Assuming that SSM is indeed revisionist and that revisionism is “bad” in a world resistant to change of any kind, is it fair to describe the “revisionist” understanding of marriage as “essentially an emotional union, accompanied by any consensual activity?” Reducing all the variety and richness of marriage to a single one of its elements is a gratuitous insult to same-sex married couples the world over. And the characterization is patently false, all the more so because it appends the phrase, “accompanied by any consensual activity.” “Any??” Is George suggesting that “revisionist” ideas of marriage allow ANY consensual activity whatsoever? This is the old slippery-slope scare coded into the phrase with a single three-letter word. But the U.S. Supreme Court is deliberating on SSM, not on incestuous marriage or polyandry or marriage with one’s most cherished farm animal. Hopefully, the Supremes will recognize this for the red herring that it is.

George’s panegyric to marriage (the second paragraph I cited above) would describe an SSM very well except for the part about “making new life,” which is pivotal to the Catholic concept. However, he stops short of asserting that marriage should be unavailable to those who cannot or choose not to procreate, though the Church itself requires that there be some “openness” to the possibility of procreation. George’s slight but significant pull-back from Catholic teaching on this point may be a sign of realism on his part: he knows that any argument based explicitly and overtly on Catholic doctrine will be shot down in the SCOTUS. The problem for his modified position (i.e., allowing for the possibility of non-procreative marriage) may open the door to non-procreative marriage between homosexuals, at least from the Court’s point of view. Only by keeping procreation in the equation can George argue against SSM, but in doing so, he limits his audience to fellow conservative Catholics. In other words, he is in a no-win situation.

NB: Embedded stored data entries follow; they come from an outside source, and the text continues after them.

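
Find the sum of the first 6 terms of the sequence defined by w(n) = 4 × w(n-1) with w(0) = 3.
Computing the sequence terms: 3, 12, 48, 192, 768, 3072
Adding these values together:

4095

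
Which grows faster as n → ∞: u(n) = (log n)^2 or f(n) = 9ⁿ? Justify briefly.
Comparing growth rates:
Growth-rate hierarchy: log n ≺ any polynomial ≺ any exponential cⁿ (c>1) ≺ n! ≺ nⁿ.
exponential base 9 dominates polylogarithmic (log n)^2 asymptotically.

f(n) grows faster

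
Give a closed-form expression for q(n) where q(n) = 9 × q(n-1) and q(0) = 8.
Recurrence: q(n) = 9 × q(n-1), initial: q(0) = 8.
Each term is 9 times the previous, so this is geometric with ratio 9. After n steps: q(n) = q(0)·9ⁿ = 8·9ⁿ.

q(n) = 8·9ⁿ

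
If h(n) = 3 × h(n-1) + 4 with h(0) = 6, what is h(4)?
Computing step by step:
h(0) = 6
h(1) = 3 × 6 + 4 = 22
h(2) = 3 × 22 + 4 = 70
h(3) = 3 × 70 + 4 = 214
h(4) = 3 × 214 + 4 = 646

646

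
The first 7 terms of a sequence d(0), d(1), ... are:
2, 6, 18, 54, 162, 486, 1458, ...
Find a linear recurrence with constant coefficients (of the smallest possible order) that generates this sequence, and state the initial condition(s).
Look for the lowest-order linear relation among consecutive terms.
Observation: each term is 3× the previous.
Check at n=2: 3·6 = 18. ✓

d(n) = 3 × d(n-1), d(0) = 2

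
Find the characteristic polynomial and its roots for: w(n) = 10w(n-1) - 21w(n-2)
Substitute w(n) = rⁿ and divide through by rⁿ⁻²: r² - 10r + 21 = 0
Factor: (r - 3)(r - 7) = 0, so r = 3, 7.
General solution: w(n) = A·3ⁿ + B·7ⁿ

Characteristic: r² - 10r + 21 = 0, Roots: r = 3, 7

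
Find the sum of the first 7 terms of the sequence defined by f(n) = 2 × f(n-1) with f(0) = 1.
Computing the sequence terms: 1, 2, 4, 8, 16, 32, 64
Adding these values together:

127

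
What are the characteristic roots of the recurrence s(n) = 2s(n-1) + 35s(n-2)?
Substitute s(n) = rⁿ and divide through by rⁿ⁻²: r² - 2r - 35 = 0
Factor: (r - 7)(r + 5) = 0, so r = 7, -5.
General solution: s(n) = A·7ⁿ + B·(-5)ⁿ

Characteristic: r² - 2r - 35 = 0, Roots: r = 7, -5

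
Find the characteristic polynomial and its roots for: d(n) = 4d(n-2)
Substitute d(n) = rⁿ and divide through by rⁿ⁻²: r² - 4 = 0
Factor: (r + 2)(r - 2) = 0, so r = -2, 2.
General solution: d(n) = A·(-2)ⁿ + B·2ⁿ

Characteristic: r² - 4 = 0, Roots: r = -2, 2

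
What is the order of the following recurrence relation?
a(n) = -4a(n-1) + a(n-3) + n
The order is the largest lag k for which a(n-k) appears. Here the deepest term is a(n-3) (the n term is non-homogeneous and does not affect the order), so the order is 3.

Order 3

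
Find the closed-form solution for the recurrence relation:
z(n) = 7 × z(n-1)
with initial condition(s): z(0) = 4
Recurrence: z(n) = 7 × z(n-1), initial: z(0) = 4.
Each term is 7 times the previous, so this is geometric with ratio 7. After n steps: z(n) = z(0)·7ⁿ = 4·7ⁿ.

z(n) = 4·7ⁿ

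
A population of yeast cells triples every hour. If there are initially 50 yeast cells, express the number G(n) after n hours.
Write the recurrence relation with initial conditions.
Each hour multiplies the count by 3, so the count after n hours depends only on the count after n-1 hours: G(n) = 3 × G(n-1). The starting count gives G(0) = 50.
Unrolling n times gives the closed form G(n) = 50 × 3ⁿ.

G(n) = 3 × G(n-1), G(0) = 50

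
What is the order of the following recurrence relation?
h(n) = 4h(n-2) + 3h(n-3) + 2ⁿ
The order is the largest lag k for which h(n-k) appears. Here the deepest term is h(n-3) (the 2ⁿ term is non-homogeneous and does not affect the order), so the order is 3.

Order 3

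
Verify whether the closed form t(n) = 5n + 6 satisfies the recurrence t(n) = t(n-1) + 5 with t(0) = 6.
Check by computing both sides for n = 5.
From the recurrence with t(0) = 6:
  t(0) = 6, t(1) = 11, t(2) = 16, t(3) = 21, t(4) = 26, t(5) = 31
  so the recurrence gives t(5) = 31.
From the proposed closed form t(n) = 5n + 6:
  t(5) = 31.
Both sides give 31 at n = 5, and the initial condition(s) match, so the closed form is consistent.

Yes, the closed form is correct.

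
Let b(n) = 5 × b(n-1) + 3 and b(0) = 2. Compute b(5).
Computing step by step:
b(0) = 2
b(1) = 5 × 2 + 3 = 13
b(2) = 5 × 13 + 3 = 68
b(3) = 5 × 68 + 3 = 343
b(4) = 5 × 343 + 3 = 1718
b(5) = 5 × 1718 + 3 = 8593

8593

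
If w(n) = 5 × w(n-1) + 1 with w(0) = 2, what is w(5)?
Computing step by step:
w(0) = 2
w(1) = 5 × 2 + 1 = 11
w(2) = 5 × 11 + 1 = 56
w(3) = 5 × 56 + 1 = 281
w(4) = 5 × 281 + 1 = 1406
w(5) = 5 × 1406 + 1 = 7031

7031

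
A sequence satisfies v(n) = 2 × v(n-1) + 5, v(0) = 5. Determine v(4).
Computing step by step:
v(0) = 5
v(1) = 2 × 5 + 5 = 15
v(2) = 2 × 15 + 5 = 35
v(3) = 2 × 35 + 5 = 75
v(4) = 2 × 75 + 5 = 155

155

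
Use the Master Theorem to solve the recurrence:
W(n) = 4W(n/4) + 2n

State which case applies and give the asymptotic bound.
Master Theorem template: W(n) = a·W(n/b) + f(n).
Here: a=4, b=4, f(n)=2n
Compute log_b(a) = log_4(4) = 1.
f(n) = 2n = Θ(n). Case 2: W(n) = Θ(n log n).

Case 2: W(n) = Θ(n log n)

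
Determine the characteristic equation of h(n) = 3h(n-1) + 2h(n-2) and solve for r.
Substitute h(n) = rⁿ and divide through by rⁿ⁻²: r² - 3r - 2 = 0
Discriminant: 3² + 4·2 = 17, not a perfect square, so by the quadratic formula r = (3 ± √17)/2.
General solution: h(n) = A·r₁ⁿ + B·r₂ⁿ where r₁,r₂ = (3 ± √17)/2

Characteristic: r² - 3r - 2 = 0, Roots: r = (3 ± √17)/2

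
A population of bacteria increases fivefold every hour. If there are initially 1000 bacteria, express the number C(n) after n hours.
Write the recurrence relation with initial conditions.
Each hour multiplies the count by 5, so the count after n hours depends only on the count after n-1 hours: C(n) = 5 × C(n-1). The starting count gives C(0) = 1000.
Unrolling n times gives the closed form C(n) = 1000 × 5ⁿ.

C(n) = 5 × C(n-1), C(0) = 1000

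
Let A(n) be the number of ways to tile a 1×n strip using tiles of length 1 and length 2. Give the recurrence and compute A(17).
Condition on the last tile: it has length 1 (leaving a 1×(n-1) strip) or length 2 (leaving a 1×(n-2) strip), so A(n) = A(n-1) + A(n-2) (order-2 linear recurrence).
For 0 ≤ i < 2 only unit tiles fit, so A(i) = 1.
Iterating the recurrence: A(2) = 2, A(3) = 3, A(4) = 5, A(5) = 8, A(6) = 13, A(7) = 21, A(8) = 34, A(9) = 55, A(10) = 89, A(11) = 144, A(12) = 233, A(13) = 377, A(14) = 610, A(15) = 987, A(16) = 1597, A(17) = 2584.

A(n) = A(n-1) + A(n-2), with A(i) = 1 for 0 ≤ i < 2; A(17) = 2584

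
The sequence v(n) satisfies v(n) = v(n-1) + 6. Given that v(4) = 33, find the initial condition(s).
v(4) = v(0) + 4·6, so v(0) = 33 - 24 = 9.

v(0) = 9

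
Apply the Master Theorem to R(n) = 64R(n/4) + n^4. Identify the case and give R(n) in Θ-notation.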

Ruse acts as though he hasn’t understood what George just said, for he adds: “Such a comprehensive view of marriage is still available to sterile couples but not for homosexuals.” Or maybe he thought he needed to firm it up a bit. George’s reasoning doesn’t justify such a conclusion, and Ruse doesn’t explain what he means. SCOTUS would certainly want to know. Pro-SSM attorneys could drive a semi into such a gaping hole in the argument.

The rest of Ruse’s article is plagued by the same sorts of circular reasoning, red herrings, false premises, semantic slights of hand, and non sequiturs. If either Mr. Ruse or Mr. George imagines they have something to contribute to the defense of DOMA or Proposition 8, would somebody kindly inform them that they’re nowhere ready for prime time. If the SCOTUS judges are half as astute as Judge Roy Walker (whose court overturned Proposition 8), gays and lesbians have nothing to fear.

Finally, I cannot resist calling out Mr. Ruse’s operatic hyperbole at the very end of his article: “[SCOTUS] could declare  homosexual marriage the law of the land. … This would signal the end of any kind of marriage culture in the United States.” Here the beautiful but beleaguered heroine jumps off the castle wall / dies in the arms of her protector (the Church?) / swallows the poison / impales herself upon a sword / is impaled upon a sword by a gang of rampaging homosexuals hell bent on destroying not only the traditional family but Civilization As We Know It. Following the heroine’s death, opposite-sex marriage is outlawed and only homosexuals may marry. Children may only be raised by same-sex parents, who instruct them about the joys of gay sex night and day. Oh weh! What have we come to?